Au milieu des années 1980, à l’instar des lecteurs de cassettes Walkman et des chemises tie-dye, la silhouette d’insecte du décor de Mandelbrot était partout.

Les étudiants l’ont collé sur les murs des dortoirs du monde entier. Les mathématiciens ont reçu des centaines de lettres, des demandes pressantes d'impressions de l'ensemble. (En réponse, certains d'entre eux ont produit des catalogues, accompagnés de listes de prix ; d'autres ont compilé ses caractéristiques les plus frappantes dans des livres.) Les fans plus férus de technologie pourraient se tourner vers le numéro d'août 1985 de Scientific American. Sur sa couverture, l'ensemble de Mandelbrot se déployait en vrilles enflammées, sa bordure enflammée ; à l'intérieur se trouvaient des instructions de programmation minutieuses, détaillant comment les lecteurs pouvaient générer eux-mêmes l'image emblématique.

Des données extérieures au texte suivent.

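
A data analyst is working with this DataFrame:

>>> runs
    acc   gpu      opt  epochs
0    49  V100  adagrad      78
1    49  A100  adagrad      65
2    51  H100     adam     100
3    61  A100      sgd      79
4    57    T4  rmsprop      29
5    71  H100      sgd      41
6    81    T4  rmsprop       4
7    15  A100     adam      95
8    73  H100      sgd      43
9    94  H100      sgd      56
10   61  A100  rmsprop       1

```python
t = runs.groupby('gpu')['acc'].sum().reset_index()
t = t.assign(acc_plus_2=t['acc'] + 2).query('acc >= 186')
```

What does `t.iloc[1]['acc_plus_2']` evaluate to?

group by gpu, sum of acc:
gpu
A100    186
H100    289
T4      138
V100     49
Name: acc, dtype: int64
reset_index():
    gpu  acc
0  A100  186
1  H100  289
2    T4  138
3  V100   49
add column acc_plus_2 = t['acc'] + 2:
    gpu  acc  acc_plus_2
0  A100  186         188
1  H100  289         291
2    T4  138         140
3  V100   49          51
filter rows where acc >= 186:
    gpu  acc  acc_plus_2
0  A100  186         188
1  H100  289         291

291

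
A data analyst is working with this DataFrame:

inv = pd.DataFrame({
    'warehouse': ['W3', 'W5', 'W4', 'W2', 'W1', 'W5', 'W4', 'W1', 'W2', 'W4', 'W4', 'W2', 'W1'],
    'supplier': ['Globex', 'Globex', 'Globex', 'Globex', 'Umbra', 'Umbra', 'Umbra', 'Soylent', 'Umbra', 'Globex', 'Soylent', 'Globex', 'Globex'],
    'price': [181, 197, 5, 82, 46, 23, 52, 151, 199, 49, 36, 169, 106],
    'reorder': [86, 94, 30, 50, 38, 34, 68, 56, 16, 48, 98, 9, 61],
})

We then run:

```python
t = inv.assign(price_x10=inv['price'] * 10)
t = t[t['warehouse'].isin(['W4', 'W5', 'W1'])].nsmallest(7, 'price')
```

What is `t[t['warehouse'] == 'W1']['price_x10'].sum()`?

1520

add column price_x10 = inv['price'] * 10:
   warehouse supplier  price  reorder  price_x10
0         W3   Globex    181       86       1810
1         W5   Globex    197       94       1970
2         W4   Globex      5       30         50
3         W2   Globex     82       50        820
4         W1    Umbra     46       38        460
5         W5    Umbra     23       34        230
6         W4    Umbra     52       68        520
7         W1  Soylent    151       56       1510
8         W2    Umbra    199       16       1990
9         W4   Globex     49       48        490
10        W4  Soylent     36       98        360
11        W2   Globex    169        9       1690
12        W1   Globex    106       61       1060
filter rows where warehouse in ['W4', 'W5', 'W1']:
   warehouse supplier  price  reorder  price_x10
1         W5   Globex    197       94       1970
2         W4   Globex      5       30         50
4         W1    Umbra     46       38        460
5         W5    Umbra     23       34        230
6         W4    Umbra     52       68        520
7         W1  Soylent    151       56       1510
9         W4   Globex     49       48        490
10        W4  Soylent     36       98        360
12        W1   Globex    106       61       1060
take 7 rows with smallest price:
   warehouse supplier  price  reorder  price_x10
2         W4   Globex      5       30         50
5         W5    Umbra     23       34        230
10        W4  Soylent     36       98        360
4         W1    Umbra     46       38        460
9         W4   Globex     49       48        490
6         W4    Umbra     52       68        520
12        W1   Globex    106       61       1060
filter rows where warehouse == 'W1':
   warehouse supplier  price  reorder  price_x10
4         W1    Umbra     46       38        460
12        W1   Globex    106       61       1060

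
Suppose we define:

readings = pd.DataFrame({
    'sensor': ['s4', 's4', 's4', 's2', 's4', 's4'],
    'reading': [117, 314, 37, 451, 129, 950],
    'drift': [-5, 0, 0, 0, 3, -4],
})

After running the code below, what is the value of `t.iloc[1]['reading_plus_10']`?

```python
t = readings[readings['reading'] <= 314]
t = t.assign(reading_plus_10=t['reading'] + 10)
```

324

filter rows where reading <= 314:
  sensor  reading  drift
0     s4      117     -5
1     s4      314      0
2     s4       37      0
4     s4      129      3
add column reading_plus_10 = t['reading'] + 10:
  sensor  reading  drift  reading_plus_10
0     s4      117     -5              127
1     s4      314      0              324
2     s4       37      0               47
4     s4      129      3              139
value at position 1, column 'reading_plus_10' → 324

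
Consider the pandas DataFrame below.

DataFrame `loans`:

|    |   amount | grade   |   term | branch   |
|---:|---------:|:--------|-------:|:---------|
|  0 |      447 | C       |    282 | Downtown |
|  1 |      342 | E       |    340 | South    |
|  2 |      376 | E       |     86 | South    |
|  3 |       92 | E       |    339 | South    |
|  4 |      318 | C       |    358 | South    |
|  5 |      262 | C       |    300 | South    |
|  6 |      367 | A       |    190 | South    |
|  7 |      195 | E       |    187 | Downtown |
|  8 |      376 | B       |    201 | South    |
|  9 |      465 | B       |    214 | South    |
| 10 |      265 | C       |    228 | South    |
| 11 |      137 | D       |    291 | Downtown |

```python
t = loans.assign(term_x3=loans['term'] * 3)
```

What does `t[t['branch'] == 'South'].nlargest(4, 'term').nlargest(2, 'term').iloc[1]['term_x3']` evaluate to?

add column term_x3 = loans['term'] * 3:
    amount grade  term    branch  term_x3
0      447     C   282  Downtown      846
1      342     E   340     South     1020
2      376     E    86     South      258
3       92     E   339     South     1017
4      318     C   358     South     1074
5      262     C   300     South      900
6      367     A   190     South      570
7      195     E   187  Downtown      561
8      376     B   201     South      603
9      465     B   214     South      642
10     265     C   228     South      684
11     137     D   291  Downtown      873
filter rows where branch == 'South':
    amount grade  term branch  term_x3
1      342     E   340  South     1020
2      376     E    86  South      258
3       92     E   339  South     1017
4      318     C   358  South     1074
5      262     C   300  South      900
6      367     A   190  South      570
8      376     B   201  South      603
9      465     B   214  South      642
10     265     C   228  South      684
take 4 rows with largest term:
   amount grade  term branch  term_x3
4     318     C   358  South     1074
1     342     E   340  South     1020
3      92     E   339  South     1017
5     262     C   300  South      900
take 2 rows with largest term:
   amount grade  term branch  term_x3
4     318     C   358  South     1074
1     342     E   340  South     1020

1020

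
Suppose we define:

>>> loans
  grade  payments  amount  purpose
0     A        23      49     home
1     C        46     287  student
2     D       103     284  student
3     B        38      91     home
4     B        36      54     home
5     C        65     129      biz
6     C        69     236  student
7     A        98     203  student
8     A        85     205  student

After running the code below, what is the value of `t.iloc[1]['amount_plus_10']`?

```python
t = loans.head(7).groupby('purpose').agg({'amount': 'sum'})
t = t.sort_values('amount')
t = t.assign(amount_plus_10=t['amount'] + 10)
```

204

take first 7 rows:
  grade  payments  amount  purpose
0     A        23      49     home
1     C        46     287  student
2     D       103     284  student
3     B        38      91     home
4     B        36      54     home
5     C        65     129      biz
6     C        69     236  student
group by purpose, sum of amount:
         amount
purpose        
biz         129
home        194
student     807
sort by amount:
         amount
purpose        
biz         129
home        194
student     807
add column amount_plus_10 = t['amount'] + 10:
         amount  amount_plus_10
purpose                        
biz         129             139
home        194             204
student     807             817
Hence 204.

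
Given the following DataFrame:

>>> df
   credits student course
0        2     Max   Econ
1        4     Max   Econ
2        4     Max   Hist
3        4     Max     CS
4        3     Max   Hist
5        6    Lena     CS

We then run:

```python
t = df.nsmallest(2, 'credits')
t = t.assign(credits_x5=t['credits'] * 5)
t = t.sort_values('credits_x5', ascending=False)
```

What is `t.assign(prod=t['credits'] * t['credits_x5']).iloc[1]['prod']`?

20

take 2 rows with smallest credits:
   credits student course
0        2     Max   Econ
4        3     Max   Hist
add column credits_x5 = t['credits'] * 5:
   credits student course  credits_x5
0        2     Max   Econ          10
4        3     Max   Hist          15
sort by credits_x5 descending:
   credits student course  credits_x5
4        3     Max   Hist          15
0        2     Max   Econ          10
add column prod = t['credits'] * t['credits_x5']:
   credits student course  credits_x5  prod
4        3     Max   Hist          15    45
0        2     Max   Econ          10    20
Hence 20.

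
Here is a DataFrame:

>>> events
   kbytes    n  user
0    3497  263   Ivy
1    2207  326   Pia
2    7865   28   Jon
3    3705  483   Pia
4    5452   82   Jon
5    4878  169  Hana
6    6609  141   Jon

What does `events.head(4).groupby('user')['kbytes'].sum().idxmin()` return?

Ivy

take first 4 rows:
   kbytes    n user
0    3497  263  Ivy
1    2207  326  Pia
2    7865   28  Jon
3    3705  483  Pia
group by user, sum of kbytes:
user
Ivy    3497
Jon    7865
Pia    5912
Name: kbytes, dtype: int64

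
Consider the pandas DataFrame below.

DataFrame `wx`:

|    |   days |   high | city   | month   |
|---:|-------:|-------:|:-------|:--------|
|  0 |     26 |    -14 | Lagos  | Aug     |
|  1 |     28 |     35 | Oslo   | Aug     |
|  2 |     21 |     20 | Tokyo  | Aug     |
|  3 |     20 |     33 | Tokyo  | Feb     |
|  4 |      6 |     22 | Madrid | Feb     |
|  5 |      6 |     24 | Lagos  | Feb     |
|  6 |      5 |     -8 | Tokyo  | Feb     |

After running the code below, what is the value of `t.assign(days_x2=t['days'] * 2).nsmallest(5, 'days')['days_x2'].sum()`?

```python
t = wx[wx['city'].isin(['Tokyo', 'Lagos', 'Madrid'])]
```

filter rows where city in ['Tokyo', 'Lagos', 'Madrid']:
   days  high    city month
0    26   -14   Lagos   Aug
2    21    20   Tokyo   Aug
3    20    33   Tokyo   Feb
4     6    22  Madrid   Feb
5     6    24   Lagos   Feb
6     5    -8   Tokyo   Feb
add column days_x2 = t['days'] * 2:
   days  high    city month  days_x2
0    26   -14   Lagos   Aug       52
2    21    20   Tokyo   Aug       42
3    20    33   Tokyo   Feb       40
4     6    22  Madrid   Feb       12
5     6    24   Lagos   Feb       12
6     5    -8   Tokyo   Feb       10
take 5 rows with smallest days:
   days  high    city month  days_x2
6     5    -8   Tokyo   Feb       10
4     6    22  Madrid   Feb       12
5     6    24   Lagos   Feb       12
3    20    33   Tokyo   Feb       40
2    21    20   Tokyo   Aug       42

116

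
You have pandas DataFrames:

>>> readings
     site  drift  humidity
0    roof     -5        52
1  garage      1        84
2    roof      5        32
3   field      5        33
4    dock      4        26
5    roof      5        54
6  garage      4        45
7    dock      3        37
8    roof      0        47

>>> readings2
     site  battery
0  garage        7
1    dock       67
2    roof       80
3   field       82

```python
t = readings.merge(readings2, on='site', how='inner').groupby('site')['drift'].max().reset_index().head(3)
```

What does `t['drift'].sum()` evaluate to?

merge on 'site' (how='inner') → 9 rows:
     site  drift  humidity  battery
0    roof     -5        52       80
1  garage      1        84        7
2    roof      5        32       80
3   field      5        33       82
4    dock      4        26       67
5    roof      5        54       80
6  garage      4        45        7
7    dock      3        37       67
8    roof      0        47       80
group by site, max of drift:
site
dock      4
field     5
garage    4
roof      5
Name: drift, dtype: int64
reset_index():
     site  drift
0    dock      4
1   field      5
2  garage      4
3    roof      5
take first 3 rows:
     site  drift
0    dock      4
1   field      5
2  garage      4
So sum() = 13.

13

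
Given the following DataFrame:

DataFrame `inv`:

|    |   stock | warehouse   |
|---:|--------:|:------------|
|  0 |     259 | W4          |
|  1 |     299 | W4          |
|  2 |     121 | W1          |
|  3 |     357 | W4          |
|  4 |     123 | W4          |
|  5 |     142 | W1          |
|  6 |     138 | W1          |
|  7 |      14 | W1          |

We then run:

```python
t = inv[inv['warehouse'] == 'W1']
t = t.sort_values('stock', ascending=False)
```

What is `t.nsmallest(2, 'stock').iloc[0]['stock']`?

filter rows where warehouse == 'W1':
   stock warehouse
2    121        W1
5    142        W1
6    138        W1
7     14        W1
sort by stock descending:
   stock warehouse
5    142        W1
6    138        W1
2    121        W1
7     14        W1
take 2 rows with smallest stock:
   stock warehouse
7     14        W1
2    121        W1
Then the value at position 0, column 'stock': 14

14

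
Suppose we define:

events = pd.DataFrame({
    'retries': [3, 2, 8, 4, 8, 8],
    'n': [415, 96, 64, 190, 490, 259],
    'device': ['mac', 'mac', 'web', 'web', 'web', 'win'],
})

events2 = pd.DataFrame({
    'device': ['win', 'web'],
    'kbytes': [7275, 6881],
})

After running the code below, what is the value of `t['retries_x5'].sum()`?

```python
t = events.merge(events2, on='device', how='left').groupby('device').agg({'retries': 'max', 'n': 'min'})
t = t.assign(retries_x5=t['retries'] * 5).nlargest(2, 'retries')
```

merge on 'device' (how='left') → 6 rows:
   retries    n device  kbytes
0        3  415    mac     NaN
1        2   96    mac     NaN
2        8   64    web  6881.0
3        4  190    web  6881.0
4        8  490    web  6881.0
5        8  259    win  7275.0
group by device: max(retries), min(n):
        retries    n
device              
mac           3   96
web           8   64
win           8  259
add column retries_x5 = t['retries'] * 5:
        retries    n  retries_x5
device                          
mac           3   96          15
web           8   64          40
win           8  259          40
take 2 rows with largest retries:
        retries    n  retries_x5
device                          
web           8   64          40
win           8  259          40

80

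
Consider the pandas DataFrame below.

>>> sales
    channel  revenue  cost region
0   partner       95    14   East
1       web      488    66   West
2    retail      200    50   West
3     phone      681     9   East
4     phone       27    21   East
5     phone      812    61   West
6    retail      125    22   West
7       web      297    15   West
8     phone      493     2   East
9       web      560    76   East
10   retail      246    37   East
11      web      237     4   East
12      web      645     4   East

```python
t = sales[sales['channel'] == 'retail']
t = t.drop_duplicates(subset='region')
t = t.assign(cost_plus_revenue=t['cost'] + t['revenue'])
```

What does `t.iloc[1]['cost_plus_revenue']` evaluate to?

filter rows where channel == 'retail':
   channel  revenue  cost region
2   retail      200    50   West
6   retail      125    22   West
10  retail      246    37   East
drop duplicate region (keep=first):
   channel  revenue  cost region
2   retail      200    50   West
10  retail      246    37   East
add column cost_plus_revenue = t['cost'] + t['revenue']:
   channel  revenue  cost region  cost_plus_revenue
2   retail      200    50   West                250
10  retail      246    37   East                283
So iloc[1]['cost_plus_revenue'] = 283.

283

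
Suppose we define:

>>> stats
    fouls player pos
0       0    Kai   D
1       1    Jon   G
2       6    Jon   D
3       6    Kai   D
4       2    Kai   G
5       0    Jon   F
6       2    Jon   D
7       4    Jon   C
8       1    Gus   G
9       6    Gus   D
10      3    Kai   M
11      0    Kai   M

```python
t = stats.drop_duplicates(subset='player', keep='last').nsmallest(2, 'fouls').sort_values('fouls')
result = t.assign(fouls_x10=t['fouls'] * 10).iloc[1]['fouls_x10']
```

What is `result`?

drop duplicate player (keep=last):
    fouls player pos
7       4    Jon   C
9       6    Gus   D
11      0    Kai   M
take 2 rows with smallest fouls:
    fouls player pos
11      0    Kai   M
7       4    Jon   C
sort by fouls:
    fouls player pos
11      0    Kai   M
7       4    Jon   C
add column fouls_x10 = t['fouls'] * 10:
    fouls player pos  fouls_x10
11      0    Kai   M          0
7       4    Jon   C         40
So iloc[1]['fouls_x10'] = 40.

40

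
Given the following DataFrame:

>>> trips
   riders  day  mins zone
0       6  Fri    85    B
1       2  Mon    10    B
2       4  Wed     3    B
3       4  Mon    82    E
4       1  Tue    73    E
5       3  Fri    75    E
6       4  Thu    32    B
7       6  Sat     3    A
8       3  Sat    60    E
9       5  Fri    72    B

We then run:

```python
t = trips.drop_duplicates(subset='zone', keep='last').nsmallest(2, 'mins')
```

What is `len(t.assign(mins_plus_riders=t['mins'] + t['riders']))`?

2

drop duplicate zone (keep=last):
   riders  day  mins zone
7       6  Sat     3    A
8       3  Sat    60    E
9       5  Fri    72    B
take 2 rows with smallest mins:
   riders  day  mins zone
7       6  Sat     3    A
8       3  Sat    60    E
add column mins_plus_riders = t['mins'] + t['riders']:
   riders  day  mins zone  mins_plus_riders
7       6  Sat     3    A                 9
8       3  Sat    60    E                63
Then the number of rows: 2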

À cette époque, ces vrilles avaient également étendu leur portée bien au-delà des mathématiques, dans des domaines apparemment sans rapport avec la vie quotidienne. Au cours des années suivantes, l'ensemble de Mandelbrot inspirera les nouvelles peintures de David Hockney et les nouvelles compositions de plusieurs musiciens – des pièces de type fugue dans le style de Bach. Il apparaîtra dans les pages de la fiction de John Updike et guidera la façon dont le critique littéraire Hugh Kenner a analysé la poésie d'Ezra Pound. Cela deviendra le sujet d'hallucinations psychédéliques et d'un documentaire populaire raconté par le grand de la science-fiction Arthur C. Clarke.

L'ensemble de Mandelbrot est une forme particulière, avec un contour fractal. Utilisez un ordinateur pour zoomer sur les limites irrégulières du décor et vous rencontrerez des vallées d'hippocampes et des défilés d'éléphants, des galaxies spirales et des filaments ressemblant à des neurones. Quelle que soit la profondeur de votre exploration, vous verrez toujours des quasi-copies de l’ensemble original – une cascade infinie et vertigineuse d’autosimilarité.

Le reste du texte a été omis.